Resident Evil: The Final Chapter (2017, Paul W.S. Anderson)

Resident Evil: The Final Chapter opens, as usual (I think), with a recap of the previous Resident Evil movies. Star Milla Jovovich narrates; even after six movies, it always seems like Jovovich is just about to have a great scene as an actor in one of these movies and it never comes to pass. It’s not her fault–writer and director Anderson either knowingly trades on his viewer’s self-awareness, ignores it, or isn’t aware of it. Either he’s lazy, mercenary, or unaware, which is why Final Chapter ends up being something of a pleasant surprise.

Sure, Anderson doesn’t turn Jovovich’s Alice character into an action movie legend, but Jovovich does a good job as a lead in a wackily paced, often outrageous action movie. She navigates script weaknesses to keep scenes together. There’s a lot of lame, predictable exposition in Resident Evil: The Final Chapter. Stuff you sit and wish Anderson wouldn’t do, just because there has to be something a little less lazy.

Anderson does have a certain functional charm about his work, which is why he seems far more mercenary than anything else. He’s indifferent to his cast, whether they’re series regulars or not. Most of the film is either Jovovich getting into one ultra-violent, special effects sensation or getting out of one. While she’s incredibly successful as far as physicality goes, it’s like both she and Anderson are completely disinterested in character development. So I guess it’s a perfect combination.

Supporting cast is fine. I mean, none of there performances matter and no one really irritates besides Fraser James and William Levy. Ruby Rose is likable and memorable. Ali Larter is fine; she’s back from one of the previous entries and has almost no energy for this one. It’s like, the world’s ending… Resident Evil VI, straight-to-video or straight-to-hell. Only it works for the movie. She’s exhausted with survival.

There are some excellent action set pieces and a couple okay suspense ones and then a truly phenomenal suspense one. It’s a nice surprise–Anderson’s figured out how to make characters just sympathetic enough to get viewer investment without writing them good scenes or dialogue. It’s mercenary. And competently mercenary.

Oh. Iain Glen. It’s his best performance in the series. Except half of it is awful. He can’t do the maniacal villain, so as the story takes the villain through degrees of wackiness, Glen’s performance fluctuates. It’s a pleasant surprise on its own, as he’s usually atrocious in these things.

Good photography from Glen MacPherson, competent editing from Doobie White. Resident Evil: The Final Chapter is about as good as anything called Resident Evil: The Final Chapter could be, which is sort of Anderson’s stock in trade. I mean, I’d definitely see this one again.
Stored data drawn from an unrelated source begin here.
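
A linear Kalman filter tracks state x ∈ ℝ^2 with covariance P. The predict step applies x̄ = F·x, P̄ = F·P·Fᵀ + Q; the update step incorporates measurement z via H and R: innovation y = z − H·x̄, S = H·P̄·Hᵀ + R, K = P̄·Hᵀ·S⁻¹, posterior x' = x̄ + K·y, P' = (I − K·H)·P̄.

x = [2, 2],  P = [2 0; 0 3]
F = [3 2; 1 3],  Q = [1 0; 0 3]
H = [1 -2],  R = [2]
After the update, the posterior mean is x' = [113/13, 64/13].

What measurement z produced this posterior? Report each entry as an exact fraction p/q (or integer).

z = [-1]

x̄ = F·x = [10, 8]
P̄ = F·P·Fᵀ + Q = [31 24; 24 32]
S = H·P̄·Hᵀ + R = [65]
K = P̄·Hᵀ·S⁻¹ = [-17/65; -8/13]
x' − x̄ = [-17/13, -40/13] = K·y
y = (KᵀK)⁻¹·Kᵀ·(x' − x̄) = [5]
z = y + H·x̄ = [5] + [-6] = [-1]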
I’ve been horrified at that thought for the last couple of them.

Resident Evil: Afterlife (2010, Paul W.S. Anderson)

Anderson is clearly getting bored with the Resident Evil franchise at this point–even though he returns to direct (I imagine it was because it’s in 3D). Afterlife has three distinct beginnings, something I’m actually unfamiliar seeing. Having too many endings is one thing, but having too many beginnings… doesn’t happen a lot.

The problem is Anderson closed the previous film with a cliffhanger he seemingly never intended to resolve. Here, he resolves that cliffhanger, turns the previous entry’s ending into a mystery needing resolving and then introduces the lone band of survivors for this picture (one can easily forget Resident Evil movies are zombie movies and need their bands of survivors).

The survivors are fairly well-cast–Kim Coates has lots to do, Boris Kodjoe is good as an NBA star turned zombie hunter (Anderson clearly watched “Battlestar Galactica”). Of course, the movie’s got a big action finale and the two other beginnings, so there’s not much time with the survivors.

Here Jovovich, the franchise’s glue, has to hold the film together against Anderson’s disinterest and Shawn Roberts. Roberts plays the villain. He gives the worst performance I’ve seen in memory in a theatrical release.

The two other principle victims of Anderson’s disinterest are Ali Larter and Wentworth Miller, whose backstories highlight the film’s reliance of contrivance. Both are decent nonetheless.

Afterlife gets real bad at times, but Anderson always wakes up to pull it through.

It’s a shame he doesn’t give wife Jovovich writing worthy her considerable ability.